Quien fuera atrapado por fuerzas de la dictadura recupera así su identidad, derecho esencial del ser humano, décadas después de su muerte, que ahora queda claro fue un homicidio. Más allá de la tranquilidad de renovar el viejo adagio de que la verdad siempre aparece, el esclarecimiento final del “caso Castro” abre no solamente esperanzas para los familiares de otros desaparecidos, cuyos restos podrían estar enterrados en ese batallón o en otros lugares, sino además --y eso es lo preocupante-- pone en duda conclusiones oficiales anteriores.
Es que la Comisión para la Paz, instalada por el gobierno de Jorge Batlle, había llegado a la conclusión de que los restos de Julio Castro ya no estaban en el Batallón 14, sino que habían sido exhumados, incinerados y arrojados al Río de la Plata en 1984, en el marco de la “Operación Zanahoria”.
Otro informe de las Fuerzas Armadas presentado en 2005 aportó información similar a la contenida en las investigaciones de la Comisión. Según los datos de los militares, “los restos fueron inhumados, en el Batallón 14, exhumados, cremados y esparcidas sus cenizas en la zona”.
No obstante, queda claro que aquel informe de 2001, de la Comisión estaba errado al menos en lo que refiere a Castro. Los antropólogos actuantes determinaron tras examinar el ADN nuclear, con un porcentaje de acierto de 99,944% que los restos pertenecieron al maestro Castro. Su secuestro y desaparición forzada en junio de 1977, cuando tenía casi 70 años, fue uno de los más emblemáticos para las organizaciones defensoras de los derechos de los desaparecidos.
La misma Comisión “resolvió” otros tres casos: de Oscar Baliñas, Antonio Omar Paitta Cardozo y José Arpino Vega.
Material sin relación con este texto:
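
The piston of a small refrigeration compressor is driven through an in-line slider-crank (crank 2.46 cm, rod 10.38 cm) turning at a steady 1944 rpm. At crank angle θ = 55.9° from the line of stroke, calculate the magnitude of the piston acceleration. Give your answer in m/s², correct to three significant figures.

483

ω = 2π·1944/60 = 203.6 rad/s
x(θ) = r cosθ + √(L² − r² sin²θ); with ω constant, a = ω²·d²x/dθ².
d²x/dθ² = −r cosθ − r²(cos2θ)/√u − r⁴ sin²2θ/(4u^{3/2}),  u = L² − r² sin²θ = 0.0103595 m².
Substituting r = 0.0246 m, L = 0.1038 m, θ = 55.9°: d²x/dθ² = -0.011659 m.
a = ω²·d²x/dθ² = (203.6)²·(-0.011659) = -483.16 m/s²;  |a| = 483.16 m/s².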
No es malo reescribir la historia en la medida que nuevas investigaciones así lo ameriten. Tampoco nadie puede dudar de las buenas intenciones ni del rigor investigativo de los integrantes de la Comisión. Pero si vuelve a comprobarse que lo que ayer se consideraba una verdad incontrastable, el propio transcurrir de la vida humana permite determinar a veces que no era tan verdad y mucho menos tan incontrastable.